Non ho pianto molte volte per Enea, nella mia vita.
La prima volta fu la nostra prima estate, l’unica che passammo interamente separati. La mia famiglia mi aveva obbligata a seguirli in campagna, nel piccolo e desolato paesino dove avevamo la casa. Mi ero fatta prestare da Nina una ventina di Dvd e passai tutta la settimana sul divano di camera mia, a guardare film.
Enea era partito con Gaetano, Ada e alcuni amici per Berlino, e il terrore che mi dimenticasse cresceva dentro di me ogni giorno che passava.
Una sera guardai un film, Remember me, e osservando i personaggi prendersi e lasciarsi sullo sfondo di una New York degli anni Duemila, cominciai a realizzare davvero quanto stessi investendo nel rapporto con Enea.
Mentre Robert Pattinson scagliava un estintore fuori dalla finestra di un’aula, io piangevo calde lacrime sul mio computer, immaginando il mio cuore al posto di quella finestra, frantumata da un estintore.
La seconda volta piangemmo insieme, seduti su un divano a casa di Ada. Eravamo brilli e felici e ci sussurrammo il nostro primo “Ti amo”, mentre gli altri schiamazzavano e ridevano nella stanza. Nonostante tutto fu uno dei nostri momenti più intimi, ci guardammo negli occhi e piangemmo allegramente, ché sapevamo che era la verità quella che ci stavamo rivelando.
Poi, a un tratto, piansi molto per lui, e non so quante volte perchè le mie lacrime erano così tante che si confondevano.

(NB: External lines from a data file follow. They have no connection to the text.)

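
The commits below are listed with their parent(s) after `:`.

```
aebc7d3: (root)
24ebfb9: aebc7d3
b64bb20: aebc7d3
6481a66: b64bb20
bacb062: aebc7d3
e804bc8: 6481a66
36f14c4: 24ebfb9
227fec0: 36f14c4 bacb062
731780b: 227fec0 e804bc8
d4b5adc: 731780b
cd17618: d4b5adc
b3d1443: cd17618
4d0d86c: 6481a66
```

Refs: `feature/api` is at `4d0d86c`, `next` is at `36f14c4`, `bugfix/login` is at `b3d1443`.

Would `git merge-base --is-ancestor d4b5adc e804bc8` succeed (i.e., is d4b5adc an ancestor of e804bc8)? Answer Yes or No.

No

Ancestors of e804bc8: {6481a66, aebc7d3, b64bb20, e804bc8}.
d4b5adc is not in that set, so it is not an ancestor of e804bc8.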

“È questo il problema. Io l’ho appena fatto”.
Mi alzai da terra e mi tolsi la giacca.
“Me l’avevi promesso”, mormorai, “me l’avevi promesso. Avevi detto che non mi avresti fatto del male”.
“Mi dispiace, ero arrabbiato...”.
“Hai detto che non stai più bene in questa casa. Perfetto, puoi andartene”.

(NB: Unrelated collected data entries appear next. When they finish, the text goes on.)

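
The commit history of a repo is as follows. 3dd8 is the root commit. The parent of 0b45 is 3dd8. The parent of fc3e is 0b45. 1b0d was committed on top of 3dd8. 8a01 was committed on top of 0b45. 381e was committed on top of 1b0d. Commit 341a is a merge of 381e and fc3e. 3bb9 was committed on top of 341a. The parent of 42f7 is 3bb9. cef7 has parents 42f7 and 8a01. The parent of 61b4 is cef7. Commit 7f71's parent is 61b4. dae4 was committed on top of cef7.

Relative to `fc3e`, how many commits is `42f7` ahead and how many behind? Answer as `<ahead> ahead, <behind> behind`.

5 ahead, 0 behind

Reachable from 42f7: {0b45, 1b0d, 341a, 381e, 3bb9, 3dd8, 42f7, fc3e}.
Reachable from fc3e: {0b45, 3dd8, fc3e}.
Only in 42f7's history (ahead): {1b0d, 341a, 381e, 3bb9, 42f7} — 5.
Only in fc3e's history (behind): {} — 0.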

Gli voltai le spalle e uscii dalla stanza. In corridoio mi trovai davanti Ada, e abbassammo entrambe gli occhi.
Mi chiusi in bagno e scoppiai in lacrime.
Quando mi decisi ad uscire, Enea se n’era andato e i suoi libri erano scomparsi dagli scaffali.
“Ada” chiamai, e la mia voce era roca e strozzata. La sentii accorrere, mi avvolse in un abbraccio e io avvertii il rigonfiamento del suo pancione sfiorare il mio bacino.
“Se n’è andato davvero”, percepii le lacrime scendere lungo le mie guance, “Enea se n’è andato”.
Trattenni i singhiozzi e le urla che giacevano nella mia gola, e rimasi lì con Ada, a farmi accarezzare i capelli, pregando che fosse tutto solo un brutto sogno.
 
Ada rimase a vivere con me nei mesi seguenti, e mi fece da madre, usando come scusa il fatto che: “Devo cominciare ad abituarmi, devo capire come si allevano i pulcini”.
Io mi tagliai i capelli a caschetto e mi comprai una bicicletta; andavo a trovare i miei vecchi amici, e a volte mi fermavo nel bar di Gaetano, che aveva fallito per quando riguardava la medicina, ma aveva avviato un’attività commerciale e il suo locale cominciava a diventare uno dei più frequentati in tutta Milano.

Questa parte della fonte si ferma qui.